U.S. v. AseraCare (11th Cir. 2019)
This case established that objective falsity must be proven in order to violate the FCA. Where there is only a reasonable disagreement or difference of opinion between medical experts as to the medical necessity of services ordered or rendered, with no other evidence to prove falsity of the assessment, objective falsity is not proven. A reasonable difference of opinion among physicians reviewing medical documentation after the fact is not sufficient on its own to suggest that those judgments — or any claims based on them — are false under the FCA. A properly formed and sincerely held clinical judgment is not untrue even if a different physician later contends that the judgment is wrong. Although the U.S. Court of Appeals sent the case back for additional consideration by the trial court, the foregoing analysis and holding provides hope for a reasonable approach to allegations of medical necessity fraud asserted by the federal government and the whistleblowers.
Subjective assessment about medical judgments by two different auditors is not objective falsity. This theory can extend easily into the coding realm where you have code selection and reimbursement rules that are open to differing interpretations.
U.S. ex rel. Druding v. Care Alternatives (3rd Cir. 2020)
In a ruling contrary to AseraCare, the district court held that physicians are required to make certain that their clinical judgment can be supported by clinical information and other documentation that provides the basis for any treatment certification and recommendations (hospice care, in this case) even though making a medical prognosis is not an exact science. The district court held that a “mere difference of opinion” is insufficient to show the FCA falsity is at odds with the meaning of “false” under the FCA. On appeal, the circuit court reversed the holding that objective falsity improperly conflates the elements of falsity and intent. On Feb. 22, 2021, the U.S. Supreme Court denied a petition to review the court’s decision.
How This Affects Providers
Under the requirement that a claim be “legally false” and submitted with requisite intent to establish an FCA violation, physicians need to ensure that their clinical information and other documentation not only support their diagnosis and medical treatment decisions but are also consistent with the standards of medical care. FCA liability is not premised on factual falsity alone, but a certification is false simply if the service or procedure was knowingly not reasonable and necessary under the clinical circumstances and standards of care. The bright-line rule that a physician’s clinical judgment cannot ever be false was rejected. An understanding of the varying facts in AseraCare and Druding will help you understand the apparent divergence in these opinions.

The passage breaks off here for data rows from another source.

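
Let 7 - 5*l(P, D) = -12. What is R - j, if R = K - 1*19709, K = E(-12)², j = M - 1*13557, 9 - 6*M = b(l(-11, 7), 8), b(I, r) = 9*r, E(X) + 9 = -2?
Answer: -12041/2 ≈ -6020.5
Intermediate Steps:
E(X) = -11 (E(X) = -9 - 2 = -11)
l(P, D) = 19/5 (l(P, D) = 7/5 - ⅕*(-12) = 7/5 + 12/5 = 19/5)
M = -21/2 (M = 3/2 - 3*8/2 = 3/2 - ⅙*72 = 3/2 - 12 = -21/2 ≈ -10.500)
j = -27135/2 (j = -21/2 - 1*13557 = -21/2 - 13557 = -27135/2 ≈ -13568.)
K = 121 (K = (-11)² = 121)
R = -19588 (R = 121 - 1*19709 = 121 - 19709 = -19588)
R - j = -19588 - 1*(-27135/2) = -19588 + 27135/2 = -12041/2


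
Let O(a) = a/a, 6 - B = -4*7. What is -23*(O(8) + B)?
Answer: -805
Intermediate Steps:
B = 34 (B = 6 - (-4)*7 = 6 - 1*(-28) = 6 + 28 = 34)
O(a) = 1
-23*(O(8) + B) = -23*(1 + 34) = -23*35 = -805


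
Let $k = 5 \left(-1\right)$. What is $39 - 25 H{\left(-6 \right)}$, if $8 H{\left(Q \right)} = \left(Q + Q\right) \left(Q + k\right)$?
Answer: $- \frac{747}{2} \approx -373.5$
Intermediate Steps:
$k = -5$
$H{\left(Q \right)} = \frac{Q \left(-5 + Q\right)}{4}$ ($H{\left(Q \right)} = \frac{\left(Q + Q\right) \left(Q - 5\right)}{8} = \frac{2 Q \left(-5 + Q\right)}{8} = \frac{Q \left(-5 + Q\right)}{4}$)
$39 - 25 H{\left(-6 \right)} = 39 - 25 \cdot \frac{1}{4} \left(-6\right) \left(-5 - 6\right) = 39 - 25 \cdot \frac{1}{4} \left(-6\right) \left(-11\right) = 39 - \frac{825}{2} = - \frac{747}{2}$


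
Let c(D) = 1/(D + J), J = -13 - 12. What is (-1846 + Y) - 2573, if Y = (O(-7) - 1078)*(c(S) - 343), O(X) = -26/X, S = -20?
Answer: 22937347/63 ≈ 3.6409e+5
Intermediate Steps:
J = -25
c(D) = 1/(-25 + D) (c(D) = 1/(D - 25) = 1/(-25 + D))
Y = 23215744/63 (Y = (-26/(-7) - 1078)*(1/(-25 - 20) - 343) = (-26*(-1/7) - 1078)*(1/(-45) - 343) = (26/7 - 1078)*(-1/45 - 343) = -7520/7*(-15436/45) = 23215744/63 ≈ 3.6850e+5)
(-1846 + Y) - 2573 = (-1846 + 23215744/63) - 2573 = 23099446/63 - 2573 = 22937347/63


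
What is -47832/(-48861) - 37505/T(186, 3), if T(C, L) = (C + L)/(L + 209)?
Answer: -43165300268/1026081 ≈ -42068.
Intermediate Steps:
T(C, L) = (C + L)/(209 + L)
-47832/(-48861) - 37505/T(186, 3) = -47832/(-48861) - 37505*(209 + 3)/(186 + 3) = -47832*(-1/48861) - 37505/(189/212) = 15944/16287 - 37505/((1/212)*189) = 15944/16287 - 37505/189/212 = 15944/16287 - 37505*212/189 = 15944/16287 - 7951060/189 = -43165300268/1026081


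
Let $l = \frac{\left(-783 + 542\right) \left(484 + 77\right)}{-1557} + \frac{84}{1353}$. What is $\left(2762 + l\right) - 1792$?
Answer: $\frac{247386679}{234069} \approx 1056.9$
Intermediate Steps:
$l = \frac{20339749}{234069}$ ($l = \left(-241\right) 561 \left(- \frac{1}{1557}\right) + 84 \cdot \frac{1}{1353} = \left(-135201\right) \left(- \frac{1}{1557}\right) + \frac{28}{451} = \frac{45067}{519} + \frac{28}{451} = \frac{20339749}{234069} \approx 86.896$)
$\left(2762 + l\right) - 1792 = \left(2762 + \frac{20339749}{234069}\right) - 1792 = \frac{666838327}{234069} - 1792 = \frac{247386679}{234069}$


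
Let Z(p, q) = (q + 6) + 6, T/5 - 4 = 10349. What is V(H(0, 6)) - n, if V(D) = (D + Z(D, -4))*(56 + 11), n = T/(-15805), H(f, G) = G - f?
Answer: 102599/109 ≈ 941.28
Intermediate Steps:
T = 51765 (T = 20 + 5*10349 = 20 + 51745 = 51765)
Z(p, q) = 12 + q (Z(p, q) = (6 + q) + 6 = 12 + q)
n = -357/109 (n = 51765/(-15805) = 51765*(-1/15805) = -357/109 ≈ -3.2752)
V(D) = 536 + 67*D (V(D) = (D + (12 - 4))*(56 + 11) = (D + 8)*67 = (8 + D)*67 = 536 + 67*D)
V(H(0, 6)) - n = (536 + 67*(6 - 1*0)) - 1*(-357/109) = (536 + 67*(6 + 0)) + 357/109 = (536 + 67*6) + 357/109 = (536 + 402) + 357/109 = 938 + 357/109 = 102599/109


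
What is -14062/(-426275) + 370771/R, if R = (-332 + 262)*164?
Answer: -31577795253/978727400 ≈ -32.264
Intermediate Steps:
R = -11480 (R = -70*164 = -11480)
-14062/(-426275) + 370771/R = -14062/(-426275) + 370771/(-11480) = -14062*(-1/426275) + 370771*(-1/11480) = 14062/426275 - 370771/11480 = -31577795253/978727400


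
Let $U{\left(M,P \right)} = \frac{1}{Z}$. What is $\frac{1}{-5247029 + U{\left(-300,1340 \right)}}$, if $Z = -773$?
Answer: $- \frac{773}{4055953418} \approx -1.9058 \cdot 10^{-7}$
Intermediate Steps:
$U{\left(M,P \right)} = - \frac{1}{773}$ ($U{\left(M,P \right)} = \frac{1}{-773} = - \frac{1}{773}$)
$\frac{1}{-5247029 + U{\left(-300,1340 \right)}} = \frac{1}{-5247029 - \frac{1}{773}} = \frac{1}{- \frac{4055953418}{773}} = - \frac{773}{4055953418}$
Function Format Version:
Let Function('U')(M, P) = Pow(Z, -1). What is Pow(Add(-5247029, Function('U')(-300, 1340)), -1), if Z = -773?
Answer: Rational(-773, 4055953418) ≈ -1.9058e-7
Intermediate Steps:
Function('U')(M, P) = Rational(-1, 773) (Function('U')(M, P) = Pow(-773, -1) = Rational(-1, 773))
Pow(Add(-5247029, Function('U')(-300, 1340)), -1) = Pow(Add(-5247029, Rational(-1, 773)), -1) = Pow(Rational(-4055953418, 773), -1) = Rational(-773, 4055953418)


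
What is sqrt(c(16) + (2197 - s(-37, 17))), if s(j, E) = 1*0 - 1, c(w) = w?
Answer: 3*sqrt(246) ≈ 47.053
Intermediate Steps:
s(j, E) = -1 (s(j, E) = 0 - 1 = -1)
sqrt(c(16) + (2197 - s(-37, 17))) = sqrt(16 + (2197 - 1*(-1))) = sqrt(16 + (2197 + 1)) = sqrt(16 + 2198) = sqrt(2214) = 3*sqrt(246)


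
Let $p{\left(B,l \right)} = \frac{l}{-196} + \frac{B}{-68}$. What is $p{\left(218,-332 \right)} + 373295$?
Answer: $\frac{621906951}{1666} \approx 3.7329 \cdot 10^{5}$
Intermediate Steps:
$p{\left(B,l \right)} = - \frac{B}{68} - \frac{l}{196}$ ($p{\left(B,l \right)} = l \left(- \frac{1}{196}\right) + B \left(- \frac{1}{68}\right) = - \frac{l}{196} - \frac{B}{68} = - \frac{B}{68} - \frac{l}{196}$)
$p{\left(218,-332 \right)} + 373295 = \left(\left(- \frac{1}{68}\right) 218 - - \frac{83}{49}\right) + 373295 = \left(- \frac{109}{34} + \frac{83}{49}\right) + 373295 = - \frac{2519}{1666} + 373295 = \frac{621906951}{1666}$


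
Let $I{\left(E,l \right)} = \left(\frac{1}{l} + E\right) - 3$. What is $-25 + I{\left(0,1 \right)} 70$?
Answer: $-165$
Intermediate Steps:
$I{\left(E,l \right)} = -3 + E + \frac{1}{l}$ ($I{\left(E,l \right)} = \left(E + \frac{1}{l}\right) - 3 = -3 + E + \frac{1}{l}$)
$-25 + I{\left(0,1 \right)} 70 = -25 + \left(-3 + 0 + 1^{-1}\right) 70 = -25 + \left(-3 + 0 + 1\right) 70 = -25 - 140 = -165$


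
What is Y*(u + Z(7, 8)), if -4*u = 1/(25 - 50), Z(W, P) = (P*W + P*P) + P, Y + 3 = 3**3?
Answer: 76806/25 ≈ 3072.2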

The bottom line is that medical opinions are not insulated from fraud scrutiny; however, well-justified medical opinions and decisions likely are. Medical judgment can be the basis for fraud liability when the basis for that judgment is either not honestly held or significantly diverges from the standard of care. A good faith medical opinion is not punishable under the FCA, but it is clear that a physician who saw one thing on a test and consciously wrote down another, then used that misinformation to perform and bill unnecessary services and procedures, will likely face FCA liability. “I think we’d all agree that purposely misreading a diagnostic study to justify performance and coverage of a procedure is not a legitimately held medical opinion,” said Miscoe.
Whether a physician was acting in good faith or committing fraud is a question for the jury. Physicians must be vigilant to understand coverage rules and document findings honestly. The objective is to treat the patient appropriately and honestly report the services performed and the reasons for them so that an accurate coverage determination can be made; even if that determination is that the service is not covered. Documenting falsely for purposes of obtaining coverage where it is not appropriate will always be problematic.